Effects of Nonuniform and Three-Dimensional Contact Stresses on Near-Surface Cracking

Abstract

Near-surface cracking, sometimes referred to as top-down cracking, is one of the predominant distress types in flexible pavements. The incidence of near-surface cracking has increased in recent years with the increased construction of relatively thick (hot-mix asphalt layer > 200 mm) flexible pavements. However, understanding the mechanisms of near-surface cracking and its integration into pavement design protocols remains a challenge. Analysis of this problem can be complex because of multiaxial stress states in the vicinity of tires. The near-surface response to nonuniform tire contact stresses is investigated, and the potential for crack occurrence near the surface is analyzed in a typical relatively thick flexible pavement.
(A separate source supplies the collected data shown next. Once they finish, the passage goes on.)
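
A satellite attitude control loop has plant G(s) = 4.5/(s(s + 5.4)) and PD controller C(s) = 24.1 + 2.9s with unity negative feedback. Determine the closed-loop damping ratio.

Forward path: (24.1 + 2.9s)·4.5/(s(s+5.4)). The closed-loop characteristic equation is s² + (5.4 + 4.5·2.9)s + 4.5·24.1 = 0.
That is s² + 18.45s + 108.5 = 0, so ω_n = 10.41 rad/s and ζ = 18.45/(2·10.41) = 0.8858.

ζ = 0.886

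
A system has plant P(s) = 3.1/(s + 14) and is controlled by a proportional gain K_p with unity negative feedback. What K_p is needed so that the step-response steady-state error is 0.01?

Steady-state error for a unit step on this type-0 loop is 1/(1 + K_p·P(0)).
P(0) = 0.2214. Require 1/(1 + K_p·0.2214) = 0.01, so 1 + 0.2214·K_p = 100.
K_p = (100 − 1)/0.2214 = 447.

K_p = 447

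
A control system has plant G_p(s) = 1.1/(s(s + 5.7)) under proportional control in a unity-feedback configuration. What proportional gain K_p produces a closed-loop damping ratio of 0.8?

Closed-loop characteristic equation: s² + 5.7s + K_p·1.1 = 0.
So ω_n = √(1.1K_p) and 2ζω_n = 5.7, giving ζ = 5.7/(2√(1.1K_p)).
Setting ζ = 0.8: √(1.1K_p) = 5.7/(2·0.8) = 3.562, so K_p = 12.69/1.1 = 11.5.

K_p = 11.5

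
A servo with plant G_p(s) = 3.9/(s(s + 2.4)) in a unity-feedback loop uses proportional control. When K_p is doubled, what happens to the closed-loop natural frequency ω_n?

increase

ω_n = √(3.9·K_p), which grows with K_p.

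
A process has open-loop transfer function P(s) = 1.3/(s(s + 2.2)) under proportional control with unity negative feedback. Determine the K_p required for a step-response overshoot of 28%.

K_p = 6.6

From %OS = 100·exp(−πζ/√(1−ζ²)) = 28%, ζ = −ln(0.28)/√(π²+ln²(0.28)) = 0.3755.
Characteristic equation s² + 2.2s + 1.3K_p = 0 gives ζ = 2.2/(2√(1.3K_p)).
Setting ζ = 0.3755: √(1.3K_p) = 2.2/(2·0.3755) = 2.929, so K_p = 8.58/1.3 = 6.6.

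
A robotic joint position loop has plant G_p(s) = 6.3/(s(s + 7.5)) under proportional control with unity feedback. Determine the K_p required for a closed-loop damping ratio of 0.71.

Closed-loop characteristic equation: s² + 7.5s + K_p·6.3 = 0.
So ω_n = √(6.3K_p) and 2ζω_n = 7.5, giving ζ = 7.5/(2√(6.3K_p)).
Setting ζ = 0.71: √(6.3K_p) = 7.5/(2·0.71) = 5.282, so K_p = 27.9/6.3 = 4.43.

K_p = 4.43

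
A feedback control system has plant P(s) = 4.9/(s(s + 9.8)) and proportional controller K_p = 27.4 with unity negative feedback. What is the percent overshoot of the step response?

The closed-loop denominator s² + 9.8s + 134.3 gives ω_n = √134.3 = 11.59 and ζ = 9.8/(2ω_n) = 0.4229.
%OS = 100·exp(−πζ/√(1−ζ²)) = 100·exp(−π·0.4229/√0.8212) = 23.1%.

23.1%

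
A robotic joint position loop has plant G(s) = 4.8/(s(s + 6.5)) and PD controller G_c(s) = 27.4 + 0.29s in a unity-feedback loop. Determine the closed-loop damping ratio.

ζ = 0.344

Forward path: (27.4 + 0.29s)·4.8/(s(s+6.5)). The closed-loop characteristic equation is s² + (6.5 + 4.8·0.29)s + 4.8·27.4 = 0.
That is s² + 7.892s + 131.5 = 0, so ω_n = 11.47 rad/s and ζ = 7.892/(2·11.47) = 0.3441.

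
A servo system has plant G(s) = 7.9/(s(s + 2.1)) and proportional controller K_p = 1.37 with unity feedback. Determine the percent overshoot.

34.7%

From 1 + K_pG(s) = 0: s² + 2.1s + 10.82 = 0 ⇒ ω_n = 3.29, ζ = 0.3192.
%OS = 100·exp(−πζ/√(1−ζ²)) = 100·exp(−π·0.3192/√0.8981) = 34.7%.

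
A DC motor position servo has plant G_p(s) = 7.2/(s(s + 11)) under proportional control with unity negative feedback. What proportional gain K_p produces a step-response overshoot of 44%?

From %OS = 100·exp(−πζ/√(1−ζ²)) = 44%, ζ = −ln(0.44)/√(π²+ln²(0.44)) = 0.2528.
Characteristic equation s² + 11s + 7.2K_p = 0 gives ζ = 11/(2√(7.2K_p)).
Setting ζ = 0.2528: √(7.2K_p) = 11/(2·0.2528) = 21.75, so K_p = 473.2/7.2 = 65.7.

K_p = 65.7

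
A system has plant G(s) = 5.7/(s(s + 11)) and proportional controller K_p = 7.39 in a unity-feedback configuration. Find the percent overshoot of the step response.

The closed-loop denominator s² + 11s + 42.12 gives ω_n = √42.12 = 6.49 and ζ = 11/(2ω_n) = 0.8474.
%OS = 100·exp(−πζ/√(1−ζ²)) = 100·exp(−π·0.8474/√0.2819) = 0.664%.

0.664%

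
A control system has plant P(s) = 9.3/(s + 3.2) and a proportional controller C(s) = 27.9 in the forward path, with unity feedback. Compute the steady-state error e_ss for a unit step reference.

The loop is type 0. Static position error constant K_pos = C(0)·P(0) = 27.9·2.906 = 81.08.
Steady-state error to a unit step: e_ss = 1/(1+K_pos) = 1/82.08 = 0.0122.

0.0122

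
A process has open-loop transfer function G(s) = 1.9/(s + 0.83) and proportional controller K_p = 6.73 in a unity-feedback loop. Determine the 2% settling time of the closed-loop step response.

T_s ≈ 0.294 s

Closed-loop transfer function: T(s) = K_p·G(s)/(1 + K_p·G(s)) = 12.79/(s + 0.83 + 12.79) = 12.79/(s + 13.62).
Time constant τ = 1/13.62 = 0.07344 s, so the 2% settling time is about 4τ = 0.294 s.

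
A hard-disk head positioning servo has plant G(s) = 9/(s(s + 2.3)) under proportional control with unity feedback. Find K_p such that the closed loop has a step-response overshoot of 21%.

K_p = 0.742

From %OS = 100·exp(−πζ/√(1−ζ²)) = 21%, ζ = −ln(0.21)/√(π²+ln²(0.21)) = 0.4449.
Characteristic equation s² + 2.3s + 9K_p = 0 gives ζ = 2.3/(2√(9K_p)).
Setting ζ = 0.4449: √(9K_p) = 2.3/(2·0.4449) = 2.585, so K_p = 6.682/9 = 0.742.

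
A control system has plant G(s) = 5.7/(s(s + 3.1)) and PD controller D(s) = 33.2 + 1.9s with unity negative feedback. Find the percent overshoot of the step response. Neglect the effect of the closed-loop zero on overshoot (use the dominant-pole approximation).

Forward path: (33.2 + 1.9s)·5.7/(s(s+3.1)). The closed-loop characteristic equation is s² + (3.1 + 5.7·1.9)s + 5.7·33.2 = 0.
That is s² + 13.93s + 189.2 = 0, so ω_n = 13.76 rad/s and ζ = 13.93/(2·13.76) = 0.5063.
%OS = 100·exp(−πζ/√(1−ζ²)) = 15.8%.

15.8%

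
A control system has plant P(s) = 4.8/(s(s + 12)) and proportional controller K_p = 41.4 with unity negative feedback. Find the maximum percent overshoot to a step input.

The closed-loop denominator s² + 12s + 198.7 gives ω_n = √198.7 = 14.1 and ζ = 12/(2ω_n) = 0.4256.
%OS = 100·exp(−πζ/√(1−ζ²)) = 100·exp(−π·0.4256/√0.8188) = 22.8%.

22.8%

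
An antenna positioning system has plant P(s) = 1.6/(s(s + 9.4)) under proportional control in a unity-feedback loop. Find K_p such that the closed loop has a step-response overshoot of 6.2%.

From %OS = 100·exp(−πζ/√(1−ζ²)) = 6.2%, ζ = −ln(0.062)/√(π²+ln²(0.062)) = 0.6628.
Characteristic equation s² + 9.4s + 1.6K_p = 0 gives ζ = 9.4/(2√(1.6K_p)).
Setting ζ = 0.6628: √(1.6K_p) = 9.4/(2·0.6628) = 7.091, so K_p = 50.29/1.6 = 31.4.

K_p = 31.4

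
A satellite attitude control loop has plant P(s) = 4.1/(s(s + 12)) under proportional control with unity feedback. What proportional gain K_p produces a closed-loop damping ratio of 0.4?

K_p = 54.9

Closed-loop characteristic equation: s² + 12s + K_p·4.1 = 0.
So ω_n = √(4.1K_p) and 2ζω_n = 12, giving ζ = 12/(2√(4.1K_p)).
Setting ζ = 0.4: √(4.1K_p) = 12/(2·0.4) = 15, so K_p = 225/4.1 = 54.9.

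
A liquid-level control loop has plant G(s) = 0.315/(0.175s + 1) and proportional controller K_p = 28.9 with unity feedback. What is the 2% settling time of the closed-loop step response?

Closed loop: T(s) = K_p·G/(1+K_p·G) = 9.104/(0.175s + 1 + 9.104), with pole at s = −(1 + 9.104)/0.175 = −57.73.
τ = 1/57.73 = 0.01732 s, so 2% settling time ≈ 4τ = 0.0693 s.

T_s ≈ 0.0693 s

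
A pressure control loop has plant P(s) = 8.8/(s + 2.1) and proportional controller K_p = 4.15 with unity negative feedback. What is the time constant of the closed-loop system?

τ = 0.0259 s

Closed-loop transfer function: T(s) = K_p·P(s)/(1 + K_p·P(s)) = 36.52/(s + 2.1 + 36.52) = 36.52/(s + 38.62).
Time constant τ = 1/38.62 = 0.0259 s.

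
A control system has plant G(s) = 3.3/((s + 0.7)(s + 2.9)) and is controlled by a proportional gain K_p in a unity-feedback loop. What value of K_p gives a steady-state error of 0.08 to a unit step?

K_p = 7.07

For a type-0 loop with proportional control, e_ss = 1/(1 + K_p·G(0)).
G(0) = 1.626. Require 1/(1 + K_p·1.626) = 0.08, so 1 + 1.626·K_p = 12.5.
K_p = (12.5 − 1)/1.626 = 7.07.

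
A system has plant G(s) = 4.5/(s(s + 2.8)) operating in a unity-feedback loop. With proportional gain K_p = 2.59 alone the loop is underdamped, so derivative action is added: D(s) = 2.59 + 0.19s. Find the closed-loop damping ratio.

Forward path: (2.59 + 0.19s)·4.5/(s(s+2.8)). The closed-loop characteristic equation is s² + (2.8 + 4.5·0.19)s + 4.5·2.59 = 0.
That is s² + 3.655s + 11.65 = 0, so ω_n = 3.414 rad/s and ζ = 3.655/(2·3.414) = 0.5353.

ζ = 0.535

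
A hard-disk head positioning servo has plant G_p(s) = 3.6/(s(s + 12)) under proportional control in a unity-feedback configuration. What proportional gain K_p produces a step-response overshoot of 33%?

K_p = 90.3

From %OS = 100·exp(−πζ/√(1−ζ²)) = 33%, ζ = −ln(0.33)/√(π²+ln²(0.33)) = 0.3328.
Characteristic equation s² + 12s + 3.6K_p = 0 gives ζ = 12/(2√(3.6K_p)).
Setting ζ = 0.3328: √(3.6K_p) = 12/(2·0.3328) = 18.03, so K_p = 325.1/3.6 = 90.3.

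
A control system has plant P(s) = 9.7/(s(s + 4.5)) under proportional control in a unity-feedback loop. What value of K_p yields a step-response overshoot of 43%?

K_p = 7.75

From %OS = 100·exp(−πζ/√(1−ζ²)) = 43%, ζ = −ln(0.43)/√(π²+ln²(0.43)) = 0.2594.
Characteristic equation s² + 4.5s + 9.7K_p = 0 gives ζ = 4.5/(2√(9.7K_p)).
Setting ζ = 0.2594: √(9.7K_p) = 4.5/(2·0.2594) = 8.672, so K_p = 75.21/9.7 = 7.75.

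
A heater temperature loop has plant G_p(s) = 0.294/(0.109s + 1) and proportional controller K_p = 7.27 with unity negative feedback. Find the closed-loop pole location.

s = -28.78

Closed loop: T(s) = K_p·G_p/(1+K_p·G_p) = 2.137/(0.109s + 1 + 2.137), with pole at s = −(1 + 2.137)/0.109 = −28.78.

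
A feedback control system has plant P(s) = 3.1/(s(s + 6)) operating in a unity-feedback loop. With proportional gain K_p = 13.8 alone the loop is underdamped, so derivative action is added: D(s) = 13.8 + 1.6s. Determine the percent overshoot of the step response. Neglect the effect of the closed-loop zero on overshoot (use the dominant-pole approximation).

0.805%

Forward path: (13.8 + 1.6s)·3.1/(s(s+6)). The closed-loop characteristic equation is s² + (6 + 3.1·1.6)s + 3.1·13.8 = 0.
That is s² + 10.96s + 42.78 = 0, so ω_n = 6.541 rad/s and ζ = 10.96/(2·6.541) = 0.8378.
%OS = 100·exp(−πζ/√(1−ζ²)) = 0.805%.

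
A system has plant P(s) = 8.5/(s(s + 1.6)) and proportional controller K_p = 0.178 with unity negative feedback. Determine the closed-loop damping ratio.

ζ = 0.65

The closed-loop denominator is s(s+1.6) + 0.178·8.5 = s² + 1.6s + 1.513.
So ω_n² = 1.513 ⇒ ω_n = 1.23 rad/s, and ζ = 1.6/(2ω_n) = 0.65.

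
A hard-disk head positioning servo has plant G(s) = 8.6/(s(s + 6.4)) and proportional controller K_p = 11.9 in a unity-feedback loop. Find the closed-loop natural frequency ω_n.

ω_n = 10.1 rad/s

The closed-loop denominator is s(s+6.4) + 11.9·8.6 = s² + 6.4s + 102.3.
So ω_n² = 102.3 ⇒ ω_n = 10.12 rad/s, and ζ = 6.4/(2ω_n) = 0.316.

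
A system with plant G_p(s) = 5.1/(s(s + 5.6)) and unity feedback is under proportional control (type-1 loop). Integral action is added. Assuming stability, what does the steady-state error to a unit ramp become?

0

The integrator raises the loop to type 2, so K_v → ∞ and e_ss to a ramp is zero.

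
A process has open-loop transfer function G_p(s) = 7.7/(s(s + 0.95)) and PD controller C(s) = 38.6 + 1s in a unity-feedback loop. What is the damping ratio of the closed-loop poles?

Forward path: (38.6 + 1s)·7.7/(s(s+0.95)). The closed-loop characteristic equation is s² + (0.95 + 7.7·1)s + 7.7·38.6 = 0.
That is s² + 8.65s + 297.2 = 0, so ω_n = 17.24 rad/s and ζ = 8.65/(2·17.24) = 0.2509.

ζ = 0.251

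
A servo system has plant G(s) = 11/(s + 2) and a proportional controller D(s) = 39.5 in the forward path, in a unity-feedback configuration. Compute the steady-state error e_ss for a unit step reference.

The loop is type 0. Static position error constant K_pos = D(0)·G(0) = 39.5·5.5 = 217.2.
Steady-state error to a unit step: e_ss = 1/(1+K_pos) = 1/218.2 = 0.00458.

0.00458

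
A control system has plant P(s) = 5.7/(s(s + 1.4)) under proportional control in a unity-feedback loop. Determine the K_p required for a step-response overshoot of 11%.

K_p = 0.26

From %OS = 100·exp(−πζ/√(1−ζ²)) = 11%, ζ = −ln(0.11)/√(π²+ln²(0.11)) = 0.5749.
Characteristic equation s² + 1.4s + 5.7K_p = 0 gives ζ = 1.4/(2√(5.7K_p)).
Setting ζ = 0.5749: √(5.7K_p) = 1.4/(2·0.5749) = 1.218, so K_p = 1.483/5.7 = 0.26.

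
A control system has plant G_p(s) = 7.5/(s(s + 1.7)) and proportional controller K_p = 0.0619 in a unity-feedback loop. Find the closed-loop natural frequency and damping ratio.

The closed-loop denominator is s(s+1.7) + 0.0619·7.5 = s² + 1.7s + 0.4642.
So ω_n² = 0.4642 ⇒ ω_n = 0.6814 rad/s, and ζ = 1.7/(2ω_n) = 1.25.

ω_n = 0.681 rad/s, ζ = 1.25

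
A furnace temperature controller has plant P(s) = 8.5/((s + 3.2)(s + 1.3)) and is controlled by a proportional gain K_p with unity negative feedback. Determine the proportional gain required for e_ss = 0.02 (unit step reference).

K_p = 24

For a type-0 loop with proportional control, e_ss = 1/(1 + K_p·P(0)).
P(0) = 2.043. Require 1/(1 + K_p·2.043) = 0.02, so 1 + 2.043·K_p = 50.
K_p = (50 − 1)/2.043 = 24.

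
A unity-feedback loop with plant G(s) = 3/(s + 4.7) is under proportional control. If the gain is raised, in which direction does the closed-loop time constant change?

decrease

The closed-loop bandwidth 4.7+K_p·3 grows with K_p, so τ shrinks.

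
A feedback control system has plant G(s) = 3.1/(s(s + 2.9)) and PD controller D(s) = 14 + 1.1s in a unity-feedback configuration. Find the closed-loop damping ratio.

Forward path: (14 + 1.1s)·3.1/(s(s+2.9)). The closed-loop characteristic equation is s² + (2.9 + 3.1·1.1)s + 3.1·14 = 0.
That is s² + 6.31s + 43.4 = 0, so ω_n = 6.588 rad/s and ζ = 6.31/(2·6.588) = 0.4789.

ζ = 0.479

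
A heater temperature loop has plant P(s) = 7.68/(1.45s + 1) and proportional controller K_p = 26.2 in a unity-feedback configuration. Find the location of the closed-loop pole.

s = -139.5

Closed loop: T(s) = K_p·P/(1+K_p·P) = 201.2/(1.45s + 1 + 201.2), with pole at s = −(1 + 201.2)/1.45 = −139.5.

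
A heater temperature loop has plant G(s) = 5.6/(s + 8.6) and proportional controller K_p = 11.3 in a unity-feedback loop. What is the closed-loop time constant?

τ = 0.0139 s

Closed-loop transfer function: T(s) = K_p·G(s)/(1 + K_p·G(s)) = 63.28/(s + 8.6 + 63.28) = 63.28/(s + 71.88).
Time constant τ = 1/71.88 = 0.0139 s.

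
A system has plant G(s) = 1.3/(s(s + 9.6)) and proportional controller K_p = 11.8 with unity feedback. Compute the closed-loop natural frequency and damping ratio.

ω_n = 3.92 rad/s, ζ = 1.23

The closed-loop denominator is s(s+9.6) + 11.8·1.3 = s² + 9.6s + 15.34.
Matching s² + 2ζω_n s + ω_n²: ω_n = √15.34 = 3.917 rad/s and 2ζω_n = 9.6, so ζ = 9.6/(2·3.917) = 1.23.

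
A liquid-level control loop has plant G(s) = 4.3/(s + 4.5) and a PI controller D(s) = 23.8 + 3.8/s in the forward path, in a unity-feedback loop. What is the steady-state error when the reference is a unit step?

0

The open loop D(s)G(s) has a pole at the origin (type 1), so the static position error constant is infinite and e_ss = 1/(1+∞) = 0.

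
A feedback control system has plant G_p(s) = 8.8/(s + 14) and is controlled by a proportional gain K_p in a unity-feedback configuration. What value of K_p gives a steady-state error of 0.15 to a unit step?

The loop is type 0, so e_ss(step) = 1/(1 + K_pos) with K_pos = K_p·G_p(0).
G_p(0) = 0.6286. Require 1/(1 + K_p·0.6286) = 0.15, so 1 + 0.6286·K_p = 6.667.
K_p = (6.667 − 1)/0.6286 = 9.02.

K_p = 9.02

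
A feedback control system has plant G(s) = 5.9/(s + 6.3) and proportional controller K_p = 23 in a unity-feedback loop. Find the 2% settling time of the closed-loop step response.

T_s ≈ 0.0282 s

Closed-loop transfer function: T(s) = K_p·G(s)/(1 + K_p·G(s)) = 135.7/(s + 6.3 + 135.7) = 135.7/(s + 142).
Time constant τ = 1/142 = 0.007042 s, so the 2% settling time is about 4τ = 0.0282 s.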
The generalized finite element method (GFEM) is used to analyze pavement structure. This method provides a computational framework for the arbitrary orientation of cracks in a finite element mesh that is particularly useful for mixed-mode fracture problems. A three-dimensional (3-D) model for a typical pavement structure with a thick bituminous layer is created, and 3-D and nonuniform tire–pavement contact stresses are applied to the pavement surface. Aggregate-scale cracks are inserted at various locations and orientations in the pavement. Results of this numerical study indicate that complex stress states in the presence of strong mode mixity may cause shear or tensile fracture in flexible pavements. The importance of novel computational methods such as the GFEM to the discovery and understanding of mechanisms governing the premature failure of pavements is highlighted.